The three Brutalist towers and extensive piazza of the Economist Building in St James’s, London, with steps down to the neighbouring streets, designed by architects Alison and Peter Smithson was radical in its day, set alongside the traditional architecture of Mayfair, and, though completed in 1964, still looks new and fresh today. I would doubt very much that such a development would gain planning permission today, yet now it is a listed building and, as we saw with the recent proposals for alterations and refurbishment, for which planning permission was given in July 2017, there is a great sensitivity about maintaining the essential quality of the Smithsons’ design.
The planning approval was granted for changes, primarily to the lower levels of the piazza and interconnections between the different levels. The approval letter and accompanying Section 106 agreement has much to say about highways, materials and other standard planning matters, a little on biodiversity, landscaping and protection of trees, but nothing that I can easily see on public art, though Westminster as a planning authority are generally progressive in this regard.
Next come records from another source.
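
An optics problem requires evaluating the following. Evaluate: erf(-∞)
erf(-∞) = -1 (the error function is odd, so erf(-∞) = -erf(∞) = -1)

Answer: -1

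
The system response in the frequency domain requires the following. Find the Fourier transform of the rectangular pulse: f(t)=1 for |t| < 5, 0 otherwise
F(omega) = integral from -5 to 5 of e^(-j*omega*t) dt
= 2*sin(5*omega)/omega = 10*sinc(5*omega/pi)

Answer: 2*sin(5*omega)/omega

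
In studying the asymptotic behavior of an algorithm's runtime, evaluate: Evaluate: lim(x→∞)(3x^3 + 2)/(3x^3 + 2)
Divide numerator and denominator by x^3:
lim (3+2/x^3)/(3+2/x^3) = 1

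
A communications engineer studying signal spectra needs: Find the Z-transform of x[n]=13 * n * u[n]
Z{n * u[n]}=z/(z-1)^2
By linearity: Z{13 * n * u[n]}=13z/(z-1)^2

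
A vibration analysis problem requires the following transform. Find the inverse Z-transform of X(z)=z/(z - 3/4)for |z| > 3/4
Standard pair: z/(z-a) <-> a^n*u[n] for causal signals
With a = 3/4: x[n] = (3/4)^n*u[n]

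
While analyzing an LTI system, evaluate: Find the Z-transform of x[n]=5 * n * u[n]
Z{n * u[n]} = z/(z-1)^2
By linearity: Z{5 * n * u[n]} = 5z/(z-1)^2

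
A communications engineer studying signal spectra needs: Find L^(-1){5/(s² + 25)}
L^(-1){w/(s²+w²)}=sin(wt)
Here w=5

Answer: sin(5t)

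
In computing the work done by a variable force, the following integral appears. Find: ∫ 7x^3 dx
Using power rule: ∫ 7x^3 dx=7/4 x^4 + C=(7/4)x^4 + C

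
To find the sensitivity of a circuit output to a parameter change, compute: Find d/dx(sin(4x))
Chain rule: d/dx[sin(u)] = cos(u)·u' where u = 4x
u' = 4

Answer: 4·cos(4x)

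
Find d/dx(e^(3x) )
Chain rule: d/dx[e^u] = e^u · u' where u = 3x
u' = 3

Answer: 3·e^(3x)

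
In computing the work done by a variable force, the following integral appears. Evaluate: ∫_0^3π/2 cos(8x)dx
Antiderivative: sin(8x)/8
Evaluate at bounds: [sin(8·3π/2)/8] - [sin(8·0)/8]
= ((0) - (0))/8 = 0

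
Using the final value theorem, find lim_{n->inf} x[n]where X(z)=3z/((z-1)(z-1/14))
Final value theorem: lim x[n] = lim_{z->1} (z-1)*X(z)
(z-1)*X(z) = 3z/(z-1/14)
As z->1: 3/(1 - 1/14) = 3/(13/14) = 42/13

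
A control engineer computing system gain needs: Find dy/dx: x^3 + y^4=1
Differentiate: 3x^2+4y^3·(dy/dx)=0
dy/dx=-3x^2/(4y^3)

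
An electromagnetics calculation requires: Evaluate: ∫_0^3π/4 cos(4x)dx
Antiderivative: sin(4x)/4
Evaluate at bounds: [sin(4·3π/4)/4] - [sin(4·0)/4]
=((0) - (0))/4=0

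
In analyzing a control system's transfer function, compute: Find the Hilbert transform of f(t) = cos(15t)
The Hilbert transform shifts each frequency component by -pi/2.
H{cos(wt)}=sin(wt)
With w=15: H{cos(15t)}=sin(15t)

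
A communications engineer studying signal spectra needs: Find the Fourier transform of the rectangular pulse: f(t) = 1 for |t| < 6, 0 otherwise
F(omega)=integral from -6 to 6 of e^(-j * omega * t) dt
=2 * sin(6 * omega)/omega=12 * sinc(6 * omega/pi)

Answer: 2 * sin(6 * omega)/omega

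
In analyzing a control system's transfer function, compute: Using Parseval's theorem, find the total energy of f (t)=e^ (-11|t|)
Parseval's theorem: E=integral |f(t)|^2 dt=(1/2pi) integral |F(omega)|^2 domega
E=integral_{-inf}^{inf} e^(-22|t|) dt=2 * integral_0^inf e^(-22t) dt=2/(2 * 11)=1/11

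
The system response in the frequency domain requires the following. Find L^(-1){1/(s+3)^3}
L^(-1){1/(s-a)^n}=t^(n-1)·e^(at)/(n-1)!
Here a=-3, n=3: t^2·e^(-3t)/2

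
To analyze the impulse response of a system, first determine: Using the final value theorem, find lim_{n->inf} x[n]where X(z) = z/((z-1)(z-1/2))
Final value theorem: lim x[n]=lim_{z->1} (z-1)*X(z)
(z-1)*X(z)=z/(z-1/2)
As z->1: 1/(1-1/2)=1/(1/2)=2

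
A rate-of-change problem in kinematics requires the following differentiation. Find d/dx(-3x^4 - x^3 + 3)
Power rule: d/dx(ax^n)=n·a·x^(n-1)
Term by term: -12·x^3 - 3·x^2

Answer: -12x^3 - 3x^2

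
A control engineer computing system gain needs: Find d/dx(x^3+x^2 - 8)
Power rule: d/dx(ax^n) = n·a·x^(n-1)
Term by term: 3·x^2+2·x

Answer: 3x^2+2x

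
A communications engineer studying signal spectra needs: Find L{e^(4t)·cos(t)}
First shifting: L{e^(at)f(t)} = F(s-a)
L{cos(t)} = s/(s² + 1)
Shift: (s-4)/((s-4)² + 1)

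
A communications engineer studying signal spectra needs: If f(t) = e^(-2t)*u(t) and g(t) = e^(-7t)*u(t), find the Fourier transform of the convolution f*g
By the convolution theorem: F{f*g}=F(omega)*G(omega)
F(omega)=1/(2 + j*omega), G(omega)=1/(7 + j*omega)
F{f*g}=1/((2 + j*omega)(7 + j*omega))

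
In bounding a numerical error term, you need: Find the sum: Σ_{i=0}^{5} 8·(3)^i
Geometric series: S = a(1 - r^n)/(1 - r)
a = 8, r = 3, n = 6
S = 8(1 - 729)/-2 = 2912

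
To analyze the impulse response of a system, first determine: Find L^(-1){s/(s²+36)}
L^(-1){s/(s²+w²)} = cos(wt)
Here w = 6

Answer: cos(6t)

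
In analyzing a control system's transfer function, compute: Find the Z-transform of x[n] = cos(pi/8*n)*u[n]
Z{cos(w0*n)*u[n]}=z(z - cos(w0))/(z^2-2z*cos(w0)+1)
With w0=pi/8: X(z)=z(z - cos(pi/8))/(z^2-2z*cos(pi/8)+1)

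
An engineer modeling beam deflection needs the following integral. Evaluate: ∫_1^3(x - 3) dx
Step 1: Find antiderivative F(x)=(1/2)x^2 - 3x
Step 2: F(3) - F(1)=-9/2 - (-5/2)=-2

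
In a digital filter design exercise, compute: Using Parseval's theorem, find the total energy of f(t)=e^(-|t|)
Parseval's theorem: E = integral |f(t)|^2 dt = (1/2pi) integral |F(omega)|^2 domega
E = integral_{-inf}^{inf} e^(-2|t|) dt = 2*integral_0^inf e^(-2t) dt = 2/(2*1) = 1/1

Answer: 1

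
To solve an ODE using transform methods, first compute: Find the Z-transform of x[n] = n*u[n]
Standard pair: Z{n * u[n]}=z/(z-1)^2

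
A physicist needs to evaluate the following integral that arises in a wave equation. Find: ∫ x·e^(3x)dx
Integration by parts: u = x, dv = e^(3x) dx
du = dx, v = e^(3x)/3
= x·e^(3x)/3 - ∫ e^(3x)/3 dx
= x·e^(3x)/3 - e^(3x)/9+C

Answer: e^(3x)(x/3-1/9)+C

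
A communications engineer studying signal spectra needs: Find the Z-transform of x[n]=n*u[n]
Standard pair: Z{n*u[n]} = z/(z-1)^2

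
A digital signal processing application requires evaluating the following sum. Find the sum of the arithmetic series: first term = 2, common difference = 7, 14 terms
Last term: a_n = 2+(14-1)·7 = 93
Sum = n(a_1+a_n)/2 = 14(2+93)/2 = 665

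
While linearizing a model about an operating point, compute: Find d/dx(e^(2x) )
Chain rule: d/dx[e^u] = e^u · u' where u = 2x
u' = 2

Answer: 2·e^(2x)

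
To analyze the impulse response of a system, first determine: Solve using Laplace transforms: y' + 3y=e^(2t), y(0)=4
Take L: sY - 4 + 3Y=1/(s-2)
Y(s + 3)=1/(s-2) + 4
Y=1/((s-2)(s + 3)) + 4/(s + 3)
Partial fractions: 1/((s-2)(s + 3))=(1/5)/(s-2) - (1/5)/(s + 3)
So Y=(1/5)/(s-2) + (19/5)/(s + 3)
Inverse Laplace transform (L^(-1){1/(s-2)}=e^(2t), L^(-1){1/(s + 3)}=e^(-3t)):

Answer: y(t)=(1/5)·e^(2t) + (19/5)·e^(-3t)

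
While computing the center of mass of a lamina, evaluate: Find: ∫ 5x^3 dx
Using power rule: ∫ 5x^3 dx = 5/4 x^4+C = (5/4)x^4+C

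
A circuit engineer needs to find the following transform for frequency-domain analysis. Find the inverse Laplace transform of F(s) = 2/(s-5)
L^(-1){2/(s-a)}=c·e^(at)
Here a=5, c=2

Answer: 2e^(5t)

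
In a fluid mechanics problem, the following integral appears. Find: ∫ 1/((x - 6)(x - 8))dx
Partial fractions: 1/((x-6)(x-8))=A/(x-6) + B/(x-8)
A=-1/2, B=1/2
∫ [-1/2· 1/(x-6) + 1/2· 1/(x-8)] dx
=(1/2)[ln|x-8| - ln|x-6|] + C

Answer: (1/2)·ln|(x-8)/(x-6)| + C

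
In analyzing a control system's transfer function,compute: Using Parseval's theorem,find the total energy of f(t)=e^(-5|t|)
Parseval's theorem: E=integral |f(t)|^2 dt=(1/2pi) integral |F(omega)|^2 domega
E=integral_{-inf}^{inf} e^(-10|t|) dt=2 * integral_0^inf e^(-10t) dt=2/(2 * 5)=1/5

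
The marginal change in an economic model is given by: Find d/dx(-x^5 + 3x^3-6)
Power rule: d/dx(ax^n)=n·a·x^(n-1)
Term by term: -5·x^4 + 9·x^2

Answer: -5x^4 + 9x^2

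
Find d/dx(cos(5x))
Chain rule: d/dx[cos(u)] = -sin(u)·u' where u = 5x
u' = 5

Answer: -5·sin(5x)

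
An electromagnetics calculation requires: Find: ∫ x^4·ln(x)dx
By parts: u = ln(x), dv = x^4 dx
du = 1/x dx, v = x^5/5
= x^5·ln(x)/5 - ∫ x^4/5 dx
= x^5·ln(x)/5 - x^5/25 + C

Answer: x^5(ln(x)/5 - 1/25) + C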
In previous years, the piazza has hosted a changing programme of contemporary art, at one time supported by the Contemporary Art Society, but this seemed to have declined and disappeared. It is therefore good to see Jedd Novatt’s three sculptures have appeared in the piazza, following his recent exhibition at Waddington Custot, perhaps reflecting the three towers of Smithsons’ architecture, as part of a public arts programme organised by the developer Tishman Speyer and curated by Encounter Contemporary in association with Waddington Custot. Hopefully this will be the start of an ongoing programme that will continue to bring public art into the only major public space in this warren of streets of St James’s, and complement activities in the Royal Academy courtyard across Piccadilly.